The Effort of Categorization in Visual Working Memory Revealed Through Pupillometry

Published on September 7, 2022

Imagine you’re packing for a trip and you have limited suitcase space. You can either pack individual items, like specific shades of red shirts, or you can categorize them into general groups, like all red clothes. Which option requires more mental effort? Researchers investigated this question by measuring pupil size, which is a proxy for mental effort, in a memory task. Participants were asked to memorize ambiguous colors that could be seen as a blend between two categories (like a reddish-orange). They found that when participants had to remember only one color, pupil size was larger when maintaining an ambiguous representation. This suggests that continuously representing the blend required more effort. However, as the memory load increased, pupils size became smaller while maintaining both ambiguous and prototypical colors. Strikingly, memory precision for ambiguous colors decreased significantly with higher memory load, implying that participants relied more on categorical representations for the blends.

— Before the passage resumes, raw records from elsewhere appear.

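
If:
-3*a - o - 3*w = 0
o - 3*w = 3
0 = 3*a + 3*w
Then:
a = 1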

These findings demonstrate that continuously representing visual information in working memory demands more mental effort than categorizing it.

Abstract
Recent studies on visual working memory (VWM) have shown that visual information can be stored in VWM as continuous (e.g., a specific shade of red) as well as categorical representations (e.g., the general category red). It has been widely assumed, yet never directly tested, that continuous representations require more VWM mental effort than categorical representations; given limited VWM capacity, this would mean that fewer continuous, as compared to categorical, representations can be maintained simultaneously. We tested this assumption by measuring pupil size, as a proxy for mental effort, in a delayed estimation task. Participants memorized one to four ambiguous (boundaries between adjacent color categories) or prototypical colors to encourage continuous or categorical representations, respectively; after a delay, a probe indicated the location of the to-be-reported color. We found that, for memory load 1, pupil size was larger while maintaining ambiguous as compared to prototypical colors, but without any difference in memory precision; this suggests that participants relied on an effortful continuous representation to maintain a single ambiguous color, thus resulting in pupil dilation while preserving precision. Strikingly, this effect gradually inverted, such that for memory load 4, pupil size was smaller while maintaining ambiguous and prototypical colors, but memory precision was now substantially reduced for ambiguous colors; this suggests that with increased memory load participants increasingly relied on categorical representations for ambiguous colors (which are by definition a poor fit to any category). Taken together, our results suggest that continuous representations are more effortful than categorical representations and that very few continuous representations (perhaps only one) can be maintained simultaneously.